To understand the effect, Petrova's group did a different analysis of blood from the Dutch children. The team went straight to the source of antibodies: B cells, which the measles virus is known to infect. They found that measles infection reduced the diversity of memory B cells, which "remember" past infections and are quick to fight any recurrence. The virus killed off B cells specific to other pathogens, allowing new, measles-specific memory B's to replace them.

Measles also decreased the diversity of another category of B cells: nonspecific naïve B cells in the bone marrow, which stand ready to fight unfamiliar infections. A measles infection left this cell repertoire "immature, similar to that of a fetus," says Petrova, whose study appeared this week in Science Immunology.
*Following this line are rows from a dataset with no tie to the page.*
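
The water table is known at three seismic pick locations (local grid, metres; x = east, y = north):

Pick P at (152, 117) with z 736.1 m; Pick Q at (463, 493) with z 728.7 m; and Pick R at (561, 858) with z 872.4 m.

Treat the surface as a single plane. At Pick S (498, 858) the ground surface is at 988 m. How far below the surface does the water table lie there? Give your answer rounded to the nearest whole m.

Let the plane be z = a·x + b·y + c.
Pick Q−Pick P: 311a + 376b = −7.4;  Pick R−Pick P: 409a + 741b = 136.3.
Solving gives a = −0.73998, b = 0.59238.
Then c = 736.1 − a·152 − b·117 = 779.27.
At (498, 858): z_contact = −368.5 + 508.3 + 779.27 = 919.0 m.
Depth below ground = 988 − 919.0 = 69 m.

69 m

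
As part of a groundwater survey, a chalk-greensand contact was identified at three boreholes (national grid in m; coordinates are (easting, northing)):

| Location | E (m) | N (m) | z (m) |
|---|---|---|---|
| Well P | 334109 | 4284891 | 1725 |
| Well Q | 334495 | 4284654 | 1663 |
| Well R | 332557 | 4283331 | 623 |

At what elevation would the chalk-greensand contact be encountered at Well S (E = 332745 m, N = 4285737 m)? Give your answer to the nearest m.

1949 m

Let the plane be z = a·E + b·N + c.
Well Q−Well P: 386a − 237b = −62;  Well R−Well P: −1552a − 1560b = −1102.
Solving gives a = 0.16954300, b = 0.53773670.
Then c = 1725 − a·334109 − b·4284891 = −2359064.01.
At (332745, 4285737): z = 56414.6 + 2304598.1 − 2359064.01 = 1948.7 m.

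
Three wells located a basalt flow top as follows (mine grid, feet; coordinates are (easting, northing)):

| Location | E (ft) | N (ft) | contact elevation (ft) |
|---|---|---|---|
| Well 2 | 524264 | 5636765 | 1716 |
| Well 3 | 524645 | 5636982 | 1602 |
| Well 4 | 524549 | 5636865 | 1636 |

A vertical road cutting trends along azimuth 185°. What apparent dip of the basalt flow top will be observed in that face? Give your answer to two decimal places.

Let the plane be z = a·E + b·N + c.
Well 3−Well 2: 381a + 217b = −114;  Well 4−Well 2: 285a + 100b = −80.
Solving gives a = −0.25100, b = −0.08465.
Unit vector along 185° is (sin 185°, cos 185°) = (-0.0872, -0.9962).
Slope in that direction = a·(-0.0872) + b·(-0.9962) = 0.10620.
Apparent dip = arctan|0.10620| = 6.06° (true dip is 14.8°, so apparent ≤ true as expected).

6.06°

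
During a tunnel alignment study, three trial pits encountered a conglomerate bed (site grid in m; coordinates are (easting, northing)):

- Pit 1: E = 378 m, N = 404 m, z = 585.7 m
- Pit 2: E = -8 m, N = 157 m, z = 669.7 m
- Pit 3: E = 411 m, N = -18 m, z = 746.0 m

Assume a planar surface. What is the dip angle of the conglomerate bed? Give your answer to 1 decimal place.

20.7°

Let the plane be z = a·E + b·N + c.
Pit 2−Pit 1: −386a − 247b = 84;  Pit 3−Pit 1: 33a − 422b = 160.3.
Solving gives a = 0.02424, b = −0.37796.
Gradient magnitude |∇z| = √(a² + b²) = √(0.00059 + 0.14286) = 0.37874.
True dip = arctan(0.37874) = 20.7°, dipping toward N (azimuth ≈ 356°).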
Basically, the measles virus doesn't just delete immune memory—it makes it harder for the immune system to respond to new pathogens in the future.

"This [measles-induced immune amnesia] has never been characterized to the extent that they've done here," says Mark Slifka, an immunologist at Oregon Health & Science University in Portland. But its long-term significance is unclear, he says, noting that immunity naturally fades as the body destroys some antibodies to keep their numbers in check. "Hopefully these families will be willing to continue to be involved with the researchers," he says.

The only way to prevent measles from erasing immune memory, Mina says, is the obvious one: Prevent cases by vaccinating. In fact, Mina says, after a child has measles, physicians should consider revaccinating them against all common pathogens. "The Catch-22 is that [these children] are only getting measles because they're not vaccinated in the first place," he says.

On the other hand, says Jennifer Lighter, an infectious disease physician at New York University's Langone Health in New York City, "I think after you see your child that has measles, you wouldn't want your child to get other infections and to suffer needlessly."